The next year, this Thanksgiving, a few weeks ago, I gave him a drink. A couple, in fact. We had them together, with his dad, and everyone thought it was fine. I know it's not legal, but why not? Hell, he's 18 now, and I was drinking at 18, and a good bit before, in fact, and look how I turned out, huh? (Oh, shut up.)
Later that night after the meal I saw him in our 6-year-old's bedroom building Legos together, and it was pretty cute. A little after that, when our kids were back downstairs jumping around, I went looking for Robert and found him asleep on the floor, curled up like a baby, surrounded by train tracks and baseballs, using a stuffed lion as a pillow. Pretty adorable as well, but I wasn't smiling this time, just staring. I thought about telling his folks how cute it was, how young he looked, but I didn't. I couldn't.
After a minute or so I sighed and turned and walked a little down the hallway, and stopped again and stared straight ahead for a bit. There's a reason I didn't tell them. It's the same reason I gave him a drink.
Last Monday, December 12, 2005, Robert started boot camp as a Marine in San Diego, at the base they call The Grinder. (I'm pretty sure the reason they named it that has nothing to do with any special affection for long sandwiches in New England.)
There's nothing deeper I can say than that. I've known him since he was three, and we're together every Thanksgiving. Sometimes at their place, sometimes at ours. A couple of years ago, he gave our kids a big bag full of old Legos to take home from his closet that his mother had saved. They're all mixed together now.

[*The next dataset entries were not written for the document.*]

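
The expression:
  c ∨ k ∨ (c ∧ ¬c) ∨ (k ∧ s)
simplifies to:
c ∨ k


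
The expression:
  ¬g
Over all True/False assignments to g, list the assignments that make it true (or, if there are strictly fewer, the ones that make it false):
is true only for:
  g=False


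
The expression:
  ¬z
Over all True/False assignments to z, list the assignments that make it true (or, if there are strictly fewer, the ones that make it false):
is true only for:
  z=False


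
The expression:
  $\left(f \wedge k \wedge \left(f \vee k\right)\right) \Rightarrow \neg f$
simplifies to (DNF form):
$\neg f \vee \neg k$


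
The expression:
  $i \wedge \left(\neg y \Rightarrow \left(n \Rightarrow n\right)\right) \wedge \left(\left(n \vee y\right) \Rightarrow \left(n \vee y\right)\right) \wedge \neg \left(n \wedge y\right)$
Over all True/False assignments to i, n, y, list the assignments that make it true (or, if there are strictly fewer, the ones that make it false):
is true only for:
  i=True, n=False, y=False;
  i=True, n=False, y=True;
  i=True, n=True, y=False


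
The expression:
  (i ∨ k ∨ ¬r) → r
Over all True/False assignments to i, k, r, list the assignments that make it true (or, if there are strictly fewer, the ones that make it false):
is true only for:
  i=False, k=False, r=True;
  i=False, k=True, r=True;
  i=True, k=False, r=True;
  i=True, k=True, r=True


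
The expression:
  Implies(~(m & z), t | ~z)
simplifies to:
m | t | ~z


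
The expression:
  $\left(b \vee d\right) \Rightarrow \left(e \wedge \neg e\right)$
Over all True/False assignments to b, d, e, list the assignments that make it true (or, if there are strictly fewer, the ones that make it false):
is true only for:
  b=False, d=False, e=False;
  b=False, d=False, e=True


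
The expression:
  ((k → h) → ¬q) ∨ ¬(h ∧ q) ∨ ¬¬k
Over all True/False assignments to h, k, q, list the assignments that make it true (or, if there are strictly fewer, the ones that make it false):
is false only for:
  h=True, k=False, q=True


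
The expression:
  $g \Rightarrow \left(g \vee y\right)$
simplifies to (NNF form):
$\text{True}$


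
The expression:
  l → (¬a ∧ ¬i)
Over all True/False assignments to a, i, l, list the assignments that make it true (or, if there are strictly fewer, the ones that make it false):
is false only for:
  a=False, i=True, l=True;
  a=True, i=False, l=True;
  a=True, i=True, l=True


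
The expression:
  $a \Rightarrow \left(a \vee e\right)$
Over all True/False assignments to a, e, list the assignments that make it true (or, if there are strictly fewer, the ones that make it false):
is always true.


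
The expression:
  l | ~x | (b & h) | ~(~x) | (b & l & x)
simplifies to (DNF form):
True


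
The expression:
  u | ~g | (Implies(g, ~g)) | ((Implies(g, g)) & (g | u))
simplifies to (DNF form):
True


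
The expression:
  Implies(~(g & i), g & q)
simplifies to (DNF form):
(g & i) | (g & q)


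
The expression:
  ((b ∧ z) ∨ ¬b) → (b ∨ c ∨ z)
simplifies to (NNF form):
b ∨ c ∨ z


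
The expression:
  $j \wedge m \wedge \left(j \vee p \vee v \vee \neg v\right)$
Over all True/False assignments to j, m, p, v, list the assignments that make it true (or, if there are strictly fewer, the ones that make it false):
is true only for:
  j=True, m=True, p=False, v=False;
  j=True, m=True, p=False, v=True;
  j=True, m=True, p=True, v=False;
  j=True, m=True, p=True, v=True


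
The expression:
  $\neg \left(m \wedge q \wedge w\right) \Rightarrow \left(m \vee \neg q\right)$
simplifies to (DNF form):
$m \vee \neg q$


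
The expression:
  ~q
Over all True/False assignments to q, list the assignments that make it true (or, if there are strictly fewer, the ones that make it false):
is true only for:
  q=False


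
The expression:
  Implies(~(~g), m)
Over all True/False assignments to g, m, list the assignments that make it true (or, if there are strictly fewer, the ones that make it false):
is false only for:
  g=True, m=False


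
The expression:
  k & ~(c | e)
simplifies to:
k & ~c & ~e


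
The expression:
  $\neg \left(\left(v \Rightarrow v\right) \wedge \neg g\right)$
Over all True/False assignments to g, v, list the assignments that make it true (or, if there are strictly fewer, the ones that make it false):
is true only for:
  g=True, v=False;
  g=True, v=True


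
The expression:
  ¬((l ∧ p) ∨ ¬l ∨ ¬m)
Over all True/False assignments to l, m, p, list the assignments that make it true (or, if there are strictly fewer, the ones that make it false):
is true only for:
  l=True, m=True, p=False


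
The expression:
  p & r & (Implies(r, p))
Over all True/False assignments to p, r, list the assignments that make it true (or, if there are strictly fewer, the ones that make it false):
is true only for:
  p=True, r=True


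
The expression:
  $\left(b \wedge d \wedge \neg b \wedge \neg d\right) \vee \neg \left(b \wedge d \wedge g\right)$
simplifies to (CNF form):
$\neg b \vee \neg d \vee \neg g$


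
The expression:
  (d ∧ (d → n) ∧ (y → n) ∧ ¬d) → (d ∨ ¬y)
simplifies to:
True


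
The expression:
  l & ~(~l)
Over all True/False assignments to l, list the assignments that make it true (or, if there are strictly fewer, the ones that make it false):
is true only for:
  l=True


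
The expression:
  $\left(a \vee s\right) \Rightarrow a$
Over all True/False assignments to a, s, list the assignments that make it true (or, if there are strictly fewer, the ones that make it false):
is false only for:
  a=False, s=True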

You already know the rest, whether anyone you love is serving or not. Most of you reading this have the same feeling for our soldiers I do. I hope our leaders use them well. No. I hope they use them better. I've never served in anything, and I know as much about tactics as a golden retriever. But I hope they use them better.
Maybe next Thanksgiving Robert and all his new friends will be fine. Maybe all our soldiers will be fine, and everything in Iraq will be fine, too. Maybe they'll all be okay. But they won't, will they? Some will be hurt, won't they? Some horribly. Some worse. I don't expect that image of him sleeping on the floor will ever leave me.
Last Thursday night Helen, his mom, called us when they knew he was leaving, and we all spoke and said whatever should be said. The same things you'd say.
Then she asked if she could speak to me for a second, and everyone said goodbye, and she got a little quieter and said, "I know we're always in your prayers, right?"
"You are," I said.
Then, after a short beat, she said, "Pray harder."
Larry Miller is a contributing humorist to The Daily Standard and a writer, actor, and comedian living in Los Angeles.